INTRODUCTION
Hemangioblastomas (HBs) are benign vascular neoplasms that originate in the central nervous system (CNS) and comprise about 1.5-2.5% of intracranial tumors. They are usually in the cerebellum (76%) and uncommon in the cerebral hemispheres (9%), spinal cord (7%), and brainstem (5%) (1). A single tumor may be sporadic, but multiple tumors are almost always associated with Von Hippel-Lindau disease, an autosomal dominant disorder characterized by various lesions, including renal cell carcinoma, pheochromocytoma and visceral cysts.
Cerebellar HBs are traditionally classified into two morphologic types: cystic and solid (1). Cystic-HBs are associated with peritumoral edema (2), but solid HBs are not.
Here, we report a case of solid cerebellar HB with massive peritumoral edema.
CASE REPORT
An 83-year-old female visited our hospital due to a sudden headache. The headache was dull, continuous, and concentrated in the left temporo-occipital area. She did not complain of nausea.
Five years ago, she had been admitted to our hospital with a similar headache. Brain magnetic resonance imaging (MRI) (Figs. 1,2) at the first admission showed a homogeneous enhancing mass (ovoid shape, 7.2 × 5.9 mm in size) with surrounding edema in the left lower cerebellar hemisphere. However, she refused management and did not attend the hospital thereafter.
The patient had no history of hypertension or diabetes mellitus, and no relevant family history was found. Her vital signs were within the normal ranges. A neurological examination was normal. Her blood tests were normal.
Follow-up brain MRI (Figs. 1,2) 5 years later showed an increased size of the homogeneous enhancing mass (9.0 × 7.4 mm) with aggravated peritumoral edema in the left lower cerebellar hemisphere. Cerebral angiography (Fig. 3) showed a highly vascularized mass in the cerebellum, which was compatible with a solid-type HB.
Chest and abdominal computed tomography were normal. The patient underwent gamma knife surgery. After the treatment, her symptoms improved.
DISCUSSION
This report describes a patient with solid cerebellar HB with massive peritumoral edema. Although peritumoral edema of HB is associated with cystic lesions of HB (2), it is interesting that the solid-type HB may also contribute to formation of peritumoral edema.
Cerebellar HBs are divided into four subtypes according to histological (3) and MRI (4) findings: simple cyst without a macroscopic nodule (5% of posterior fossa HBs), cyst with a mural nodule (60%), solid tumors (26%), and solid tumors with small internal cysts (9%). In this case, the cerebellar HB was solid. However, histologically, there is no distinct differentiation between the mainly cystic and solid tumor subtypes (5). Both subtypes present with a biphasic differentiation composed of large vacuolated stromal cells and a dense capillary network.
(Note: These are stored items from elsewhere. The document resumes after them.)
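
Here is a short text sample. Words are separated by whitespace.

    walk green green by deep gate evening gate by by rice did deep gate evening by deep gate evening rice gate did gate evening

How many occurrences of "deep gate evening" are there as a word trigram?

Scanning the 22 overlapping trigram windows for "deep gate evening":
  position 5–7: deep gate evening
  position 13–15: deep gate evening
  position 17–19: deep gate evening

3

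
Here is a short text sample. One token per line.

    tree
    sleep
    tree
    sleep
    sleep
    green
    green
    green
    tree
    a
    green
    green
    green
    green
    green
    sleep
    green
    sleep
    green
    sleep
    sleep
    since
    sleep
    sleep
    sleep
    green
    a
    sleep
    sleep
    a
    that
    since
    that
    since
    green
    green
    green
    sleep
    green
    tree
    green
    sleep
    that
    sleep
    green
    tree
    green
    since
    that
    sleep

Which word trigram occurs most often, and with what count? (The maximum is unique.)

Trigram frequencies (highest first):
  green green green: 5
  green sleep green: 3
  sleep sleep green: 2
  green green sleep: 2
  sleep green sleep: 2
  sleep green tree: 2
  … (31 more, each ≤ 2)

"green green green", 5 times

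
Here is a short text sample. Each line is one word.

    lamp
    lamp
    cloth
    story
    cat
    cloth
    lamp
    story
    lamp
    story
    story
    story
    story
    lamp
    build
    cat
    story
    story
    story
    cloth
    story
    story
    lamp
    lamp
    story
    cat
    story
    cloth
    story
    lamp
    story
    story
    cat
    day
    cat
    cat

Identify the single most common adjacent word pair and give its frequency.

"story story", 7 times

Bigram frequencies (highest first):
  story story: 7
  lamp story: 4
  story lamp: 4
  cloth story: 3
  story cat: 3
  lamp lamp: 2
  … (10 more, each ≤ 2)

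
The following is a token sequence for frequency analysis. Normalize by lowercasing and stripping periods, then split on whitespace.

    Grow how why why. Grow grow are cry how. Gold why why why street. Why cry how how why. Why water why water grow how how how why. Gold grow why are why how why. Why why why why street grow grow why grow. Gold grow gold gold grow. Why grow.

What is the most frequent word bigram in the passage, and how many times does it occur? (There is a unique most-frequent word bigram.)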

Generally, HB tends to enlarge extremely slowly. In particular, solid lesions remain stable in size and therefore asymptomatic for many years (1). The most common symptom of cerebellar HB is headache. Vomiting, ataxia, vertigo, diplopia and nystagmus are also common symptoms. The majority of symptomatic tumors are associated with cysts (6), and the progressive growth of the cystic component of the tumor results in mass effects.
Peritumoral edema is a precursor to formation of HB-associated cysts, which could progress into peritumoral cysts in the cerebellum (2). Peritumoral cyst formation in CNS is initiated by increased vascular permeability of the tumor. As the plasma ultrafiltrate enters the interstitial space of the tumor, interstitial pressure increases and plasma extravasates with convective distribution into the surrounding tissue. If the delivery of plasma from the tumor exceeds the capacity to absorb the extravasated fluid of the surrounding tissue, edema and subsequent cyst formation occur (2).
However, this case showed a solid HB with peritumoral edema and aggravated edema at the 5-year follow up. Although similar imaging cases that showed peritumoral edema in solid HB have been reported (57), they did not emphasize its importance. By cerebral angiography, solid lesions often demonstrate a complex arteriovenous malformation with a clear vascular blush, multiple feeding vessels and draining veins (5). It could be hypothesized that peritumoral edema of solid HB has a similar mechanism to that of peritumoral cysts. Based on the pathogenesis of HB, which depends on increased tumor vascular permeability, extravasation of fluid may contribute to formation of both edema and cyst. Indeed, chemotherapeutic agents that directly or indirectly decrease vascular permeability, may reduce both edema and cyst formation (8).
This case suggests that solid cerebellar HB might also be accompanied by peritumoral edema; clinicians should be aware of these imaging characteristics of solid HB.